Israeli airport and airlines procedures are stringent. Passengers must reach the airport at least two hours, and sometimes three hours before take off, and are subjected to rigorous checks. Highly trained security staff will carefully scrutinize passports and tickets and using eye contact will ask important personal questions relating to reasons for traveling, how and by whom baggage was packed, whether it was left unattended and if the passenger has accepted any parcels from others to take on the flight.
ICTS has developed special Advance Passenger Screening (APS) systems, which allows prescreening with computerized support.
Another important aspect of homeland security in the aviation sector is securing the airport itself. The airport must be secured by appropriate perimeter fencing, which is integrated with a comprehensive security system including command and control systems, alarms, sensors etc. and the trained manpower to handle any threat. The large numbers of civilian staff working at the airport must be carefully vetted, prior to being hired and monitored on a regular basis. It is especially important to thoroughly scrutinize maintenance, cleaning and catering professionals, who regularly board the aircraft between flights.

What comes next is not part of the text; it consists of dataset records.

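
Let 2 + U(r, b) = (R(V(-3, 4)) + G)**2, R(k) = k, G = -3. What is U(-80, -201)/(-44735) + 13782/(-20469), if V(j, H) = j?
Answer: -205744572/305226905 ≈ -0.67407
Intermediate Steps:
U(r, b) = 34 (U(r, b) = -2 + (-3 - 3)**2 = -2 + (-6)**2 = -2 + 36 = 34)
U(-80, -201)/(-44735) + 13782/(-20469) = 34/(-44735) + 13782/(-20469) = 34*(-1/44735) + 13782*(-1/20469) = -34/44735 - 4594/6823 = -205744572/305226905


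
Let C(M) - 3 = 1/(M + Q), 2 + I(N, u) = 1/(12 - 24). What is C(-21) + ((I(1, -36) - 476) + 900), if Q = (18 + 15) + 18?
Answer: 8499/20 ≈ 424.95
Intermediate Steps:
Q = 51 (Q = 33 + 18 = 51)
I(N, u) = -25/12 (I(N, u) = -2 + 1/(12 - 24) = -2 + 1/(-12) = -2 - 1/12 = -25/12)
C(M) = 3 + 1/(51 + M) (C(M) = 3 + 1/(M + 51) = 3 + 1/(51 + M))
C(-21) + ((I(1, -36) - 476) + 900) = (154 + 3*(-21))/(51 - 21) + ((-25/12 - 476) + 900) = (154 - 63)/30 + (-5737/12 + 900) = (1/30)*91 + 5063/12 = 91/30 + 5063/12 = 8499/20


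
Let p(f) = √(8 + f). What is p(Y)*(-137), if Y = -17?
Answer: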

Israel's secure skies policy has always called for the pilot's cockpit to be securely locked and protected, while plain clothes armed security guards (air marshals) have also been a permanent feature on El Al passenger flights since the late 60's. This is in contrast to other international airlines, which prior to 9/11 had no air marshals and would often invite passengers and children in for a tour of the pilot's cockpit. New technologies are also alleviating the dangers of air travel. Magal Security Systems has designed an innovative jet lock product to detect and prevent unauthorized movement of airplanes on the ground. A-EYE Advanced Vision Technologies has developed software whose applications include the more efficient operation of x-ray security scanning systems for detecting concealed weapons and explosives. SpaceLogic has developed systems for more efficient and secure baggage handling at airports, while Opgal Optomic Industries has developed infra-red and thermal imaging technology which gives pilots a clearer view of runways at night. Other relevant technologies include IDO Security's MagShoe System, which detects metal inside shoes. Trace- Safe from Israel and Raptor from the US have co-developed a chemical process, called TraceGuard, which can free particles from fabric and luggage for speedy detection and analysis, while BellSecure connects Homeland Security, Interpol data, pictures, voice and video to create a unified database that can be managed worldwide to profile passengers at airports and bus stations.
Israeli companies also lead in biometrics, which has been especially vital in reducing passport and ID fraud. Israelis have patiently endured the inconvenience and cost in time and money that rigorous security procedures demand and as a result hundreds of lives have been saved and countless attacks deterred.